Pero, a más de antihigiénicas, son contrarias a la verdadera belleza; puesto que en vez de aumentar la hermosura natural del cuerpo, la destruyen con enfermedades y vejez prematura.

Modas inmorales
Por modas inmorales entendemos aquellas especialmente que tienden a despertar las bajas pasiones de los espectadores.
Una mujer inmodestamente vestida, es un poderoso auxiliar que tiene el demonio para conseguir la perdición de las almas.
El escándalo es un pecado horrendo.
N. S. Jesucristo dijo: ¡Ay de aquel por quien viene el escándalo!
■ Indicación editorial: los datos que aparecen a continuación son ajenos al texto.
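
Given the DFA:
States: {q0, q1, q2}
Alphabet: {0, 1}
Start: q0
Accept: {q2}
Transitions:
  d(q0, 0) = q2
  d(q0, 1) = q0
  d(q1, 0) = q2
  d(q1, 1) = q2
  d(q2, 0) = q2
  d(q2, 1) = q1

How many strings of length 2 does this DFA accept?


Enumerating all length-2 strings:
  "00" -> q2 [accept]
  "01" -> q1 [reject]
  "10" -> q2 [accept]
  "11" -> q0 [reject]

2 out of 4


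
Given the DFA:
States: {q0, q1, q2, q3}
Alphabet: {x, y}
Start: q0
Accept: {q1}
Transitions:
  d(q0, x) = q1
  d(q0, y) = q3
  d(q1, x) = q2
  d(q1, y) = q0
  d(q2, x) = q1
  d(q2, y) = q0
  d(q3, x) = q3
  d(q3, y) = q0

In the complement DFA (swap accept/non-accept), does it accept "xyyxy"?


Trace: q0 -> q1 -> q0 -> q3 -> q3 -> q0
Final: q0
Original accept: {q1}
Complement: q0 is not in original accept

Yes, complement accepts (original rejects)


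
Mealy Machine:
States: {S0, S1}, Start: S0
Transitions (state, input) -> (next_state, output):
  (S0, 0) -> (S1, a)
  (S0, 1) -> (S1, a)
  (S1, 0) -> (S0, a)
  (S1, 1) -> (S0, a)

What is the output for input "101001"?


Step-by-step:
  (S0, 1) -> (S1, a)
  (S1, 0) -> (S0, a)
  (S0, 1) -> (S1, a)
  (S1, 0) -> (S0, a)
  (S0, 0) -> (S1, a)
  (S1, 1) -> (S0, a)

"aaaaaa"


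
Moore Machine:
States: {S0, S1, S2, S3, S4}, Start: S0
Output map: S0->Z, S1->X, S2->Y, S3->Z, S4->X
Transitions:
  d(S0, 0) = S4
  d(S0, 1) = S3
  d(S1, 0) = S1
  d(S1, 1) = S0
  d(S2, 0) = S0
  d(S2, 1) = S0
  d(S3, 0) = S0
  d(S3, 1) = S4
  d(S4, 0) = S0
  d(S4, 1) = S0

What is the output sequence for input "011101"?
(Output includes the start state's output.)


Start: S0 (output Z)
  --0--> S4 (output X)
  --1--> S0 (output Z)
  --1--> S3 (output Z)
  --1--> S4 (output X)
  --0--> S0 (output Z)
  --1--> S3 (output Z)

"ZXZZXZZ"


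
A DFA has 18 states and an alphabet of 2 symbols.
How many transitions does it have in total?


Each state has exactly one transition per symbol.
18 * 2 = 36

36


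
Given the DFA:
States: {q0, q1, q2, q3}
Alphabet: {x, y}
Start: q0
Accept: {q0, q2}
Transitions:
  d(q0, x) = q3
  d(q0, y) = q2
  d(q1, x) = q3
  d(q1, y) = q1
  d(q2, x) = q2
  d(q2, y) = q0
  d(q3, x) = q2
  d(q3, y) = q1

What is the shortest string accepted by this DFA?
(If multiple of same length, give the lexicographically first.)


BFS by string length (lex-first path to each state shown):
  len 0: q0<-""
Found accept state at length 0.

"" (empty string)


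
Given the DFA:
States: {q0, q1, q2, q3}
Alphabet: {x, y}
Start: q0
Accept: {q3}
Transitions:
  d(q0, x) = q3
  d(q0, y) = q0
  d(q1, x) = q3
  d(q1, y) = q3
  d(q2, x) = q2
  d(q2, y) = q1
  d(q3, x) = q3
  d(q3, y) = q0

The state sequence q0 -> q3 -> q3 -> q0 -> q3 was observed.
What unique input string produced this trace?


Trace back each transition to find the symbol:
  q0 --[x]--> q3
  q3 --[x]--> q3
  q3 --[y]--> q0
  q0 --[x]--> q3

"xxyx"


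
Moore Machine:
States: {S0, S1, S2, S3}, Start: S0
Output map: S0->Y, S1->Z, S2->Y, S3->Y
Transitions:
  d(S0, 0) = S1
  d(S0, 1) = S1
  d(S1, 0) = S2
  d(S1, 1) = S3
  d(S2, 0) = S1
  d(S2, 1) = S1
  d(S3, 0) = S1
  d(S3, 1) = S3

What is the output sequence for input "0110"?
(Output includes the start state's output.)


Start: S0 (output Y)
  --0--> S1 (output Z)
  --1--> S3 (output Y)
  --1--> S3 (output Y)
  --0--> S1 (output Z)

"YZYYZ"


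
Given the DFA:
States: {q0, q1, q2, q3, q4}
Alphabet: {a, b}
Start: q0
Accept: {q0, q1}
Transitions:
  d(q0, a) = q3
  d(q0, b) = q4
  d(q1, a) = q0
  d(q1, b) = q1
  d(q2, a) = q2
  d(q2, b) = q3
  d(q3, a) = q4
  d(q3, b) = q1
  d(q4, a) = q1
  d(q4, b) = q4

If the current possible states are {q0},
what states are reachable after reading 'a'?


Apply transition on 'a' from each current state:
  d(q0, a) = q3

{q3}


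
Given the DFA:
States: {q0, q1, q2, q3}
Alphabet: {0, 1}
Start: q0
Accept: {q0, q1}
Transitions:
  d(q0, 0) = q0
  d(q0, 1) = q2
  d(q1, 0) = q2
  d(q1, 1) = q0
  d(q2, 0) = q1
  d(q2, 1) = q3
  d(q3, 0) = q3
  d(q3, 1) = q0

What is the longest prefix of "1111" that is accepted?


Run the DFA, marking each prefix where the state is accepting:
  "" -> q0 [accept]
  "1" -> q2 [reject]
  "11" -> q3 [reject]
  "111" -> q0 [accept]
  "1111" -> q2 [reject]

"111"


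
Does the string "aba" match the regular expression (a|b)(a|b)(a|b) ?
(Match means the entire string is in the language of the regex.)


|string| = 3; first = 'a'; last = 'a'

Yes, "aba" matches (a|b)(a|b)(a|b)


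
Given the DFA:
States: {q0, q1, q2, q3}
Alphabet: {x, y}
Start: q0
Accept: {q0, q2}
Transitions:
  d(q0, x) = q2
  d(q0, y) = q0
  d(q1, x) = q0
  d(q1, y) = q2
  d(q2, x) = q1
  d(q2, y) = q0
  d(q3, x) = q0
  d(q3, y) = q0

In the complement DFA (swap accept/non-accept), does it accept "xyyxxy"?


Trace: q0 -> q2 -> q0 -> q0 -> q2 -> q1 -> q2
Final: q2
Original accept: {q0, q2}
Complement: q2 is in original accept

No, complement rejects (original accepts)


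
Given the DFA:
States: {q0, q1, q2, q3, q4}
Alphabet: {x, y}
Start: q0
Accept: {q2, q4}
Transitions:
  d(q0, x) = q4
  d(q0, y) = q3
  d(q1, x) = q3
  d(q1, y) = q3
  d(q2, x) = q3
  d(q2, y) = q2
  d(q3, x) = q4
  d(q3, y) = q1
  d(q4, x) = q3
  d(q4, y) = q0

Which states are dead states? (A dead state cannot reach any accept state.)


Forward reachability from each state:
  q0 -> reaches accept state q4 (live)
  q1 -> reaches accept state q4 (live)
  q2 -> reaches accept state q2 (live)
  q3 -> reaches accept state q4 (live)
  q4 -> reaches accept state q4 (live)

None (all states can reach an accept state)


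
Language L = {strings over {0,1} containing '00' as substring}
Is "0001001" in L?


'00' occurs at index 0

Yes, "0001001" is in L


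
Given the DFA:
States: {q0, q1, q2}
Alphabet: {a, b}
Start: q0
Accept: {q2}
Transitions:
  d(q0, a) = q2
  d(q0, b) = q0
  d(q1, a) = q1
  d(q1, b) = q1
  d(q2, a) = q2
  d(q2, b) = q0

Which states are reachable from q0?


BFS from q0:
  layer 0: {q0}
  layer 1: {q2}

{q0, q2}


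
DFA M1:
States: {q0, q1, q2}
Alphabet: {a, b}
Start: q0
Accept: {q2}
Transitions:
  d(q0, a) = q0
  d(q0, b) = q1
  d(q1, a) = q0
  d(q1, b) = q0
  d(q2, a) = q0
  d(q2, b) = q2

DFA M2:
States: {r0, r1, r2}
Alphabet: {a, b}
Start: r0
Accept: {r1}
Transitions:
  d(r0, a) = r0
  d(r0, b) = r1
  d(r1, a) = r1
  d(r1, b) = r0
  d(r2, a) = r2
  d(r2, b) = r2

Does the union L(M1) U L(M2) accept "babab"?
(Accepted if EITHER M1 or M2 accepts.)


M1: final=q1 accepted=False
M2: final=r1 accepted=True

Yes, union accepts


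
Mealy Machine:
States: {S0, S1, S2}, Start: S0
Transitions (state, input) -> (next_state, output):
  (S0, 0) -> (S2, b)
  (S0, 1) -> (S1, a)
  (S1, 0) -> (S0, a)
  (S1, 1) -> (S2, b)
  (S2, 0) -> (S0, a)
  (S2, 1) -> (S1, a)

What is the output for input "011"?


Step-by-step:
  (S0, 0) -> (S2, b)
  (S2, 1) -> (S1, a)
  (S1, 1) -> (S2, b)

"bab"


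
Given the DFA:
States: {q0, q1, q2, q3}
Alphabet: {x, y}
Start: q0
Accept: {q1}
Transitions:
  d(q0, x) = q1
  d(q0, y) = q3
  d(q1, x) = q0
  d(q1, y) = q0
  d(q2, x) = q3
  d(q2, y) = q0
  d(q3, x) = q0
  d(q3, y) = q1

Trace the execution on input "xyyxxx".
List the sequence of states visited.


Input: xyyxxx
d(q0, x) = q1
d(q1, y) = q0
d(q0, y) = q3
d(q3, x) = q0
d(q0, x) = q1
d(q1, x) = q0


q0 -> q1 -> q0 -> q3 -> q0 -> q1 -> q0


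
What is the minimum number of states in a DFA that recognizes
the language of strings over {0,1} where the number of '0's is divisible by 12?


States track (count of '0') mod 12.
Need 12 states: one per remainder 0..11; accept = remainder 0.

12


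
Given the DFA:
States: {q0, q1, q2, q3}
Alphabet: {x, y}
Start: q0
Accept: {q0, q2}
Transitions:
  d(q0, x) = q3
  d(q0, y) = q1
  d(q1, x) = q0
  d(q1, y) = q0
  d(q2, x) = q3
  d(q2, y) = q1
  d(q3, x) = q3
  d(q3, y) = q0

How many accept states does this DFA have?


Accept states listed: {q0, q2}
Counting: q0(1) q2(2)

2


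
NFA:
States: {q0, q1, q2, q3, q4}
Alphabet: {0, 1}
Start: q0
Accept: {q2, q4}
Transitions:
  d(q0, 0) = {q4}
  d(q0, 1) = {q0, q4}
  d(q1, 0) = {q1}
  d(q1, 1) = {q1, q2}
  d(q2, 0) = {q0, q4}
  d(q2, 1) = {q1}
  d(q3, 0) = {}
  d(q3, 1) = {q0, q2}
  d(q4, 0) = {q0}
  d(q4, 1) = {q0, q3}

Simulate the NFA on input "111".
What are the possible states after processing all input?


Start: {q0}
  --1--> {q0, q4}
  --1--> {q0, q3, q4}
  --1--> {q0, q2, q3, q4}

{q0, q2, q3, q4}


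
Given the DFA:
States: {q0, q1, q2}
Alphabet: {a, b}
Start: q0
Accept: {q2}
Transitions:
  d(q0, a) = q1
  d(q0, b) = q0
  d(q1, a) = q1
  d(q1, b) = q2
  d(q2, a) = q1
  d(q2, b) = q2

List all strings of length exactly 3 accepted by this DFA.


All strings of length 3: 8 total
Accepted: 3

"aab", "abb", "bab"


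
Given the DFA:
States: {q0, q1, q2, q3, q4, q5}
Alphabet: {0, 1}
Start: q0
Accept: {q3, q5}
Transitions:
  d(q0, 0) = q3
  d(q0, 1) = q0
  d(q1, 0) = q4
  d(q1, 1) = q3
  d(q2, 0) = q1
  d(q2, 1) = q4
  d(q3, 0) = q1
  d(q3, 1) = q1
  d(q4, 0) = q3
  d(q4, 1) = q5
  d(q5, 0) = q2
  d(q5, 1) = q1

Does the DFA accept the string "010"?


Trace: q0 -> q3 -> q1 -> q4
Final state: q4
Accept states: {q3, q5}

No, rejected (final state q4 is not an accept state)


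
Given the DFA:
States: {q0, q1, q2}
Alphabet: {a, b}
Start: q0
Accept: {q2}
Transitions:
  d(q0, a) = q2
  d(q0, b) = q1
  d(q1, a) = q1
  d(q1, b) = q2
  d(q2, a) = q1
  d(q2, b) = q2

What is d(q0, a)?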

Mejor fuera que le colgasen a su cuello una piedra de molino y le anegasen en lo profundo del mar.
Señoras y Señoritas: imitad a la Santísima Virgen, que es el modelo más perfecto de toda mujer, sea cual fuere su estado.
Sed modestas en todas partes, especialmente en el Templo, que es la casa de Dios.
No hagáis caso del qué dirán, si no seguís la moda; pero sí haced mucho caso de lo que dirá Dios, que infaliblemente os ha de juzgar.
Recordad siempre que la verdadera hermosura la constituye la virtud, la cual os hará dichosas en el tiempo y en la eternidad.

Los adornos costosos

Algunas personas ricas llevan encima anillos, collares, etc., una inmensa fortuna, tal que sus intereses bastarían para mantener a muchas familias pobres.
¡Oh si tales personas vieran la miseria que reina en muchos hogares, y recordaran que todos los hombres somos hermanos!
¡Ay! ¡qué cuenta tan terrible tendrán que dar a Dios, los que tan mal gastan su dinero, para adornar el cuerpo que tan pronto ha de ser pasto de gusanos polvo y ceniza, y no se acuerdan de los pobres, a quienes tienen grande obligación de socorrer!
¿No vale más el alma que el cuerpo?
¿Por qué en vez de adornar vuestro cuerpo no adornáis vuestra alma, hermoseándola con actos de virtud, que son más preciosos que el oro, las perlas y los diamantes?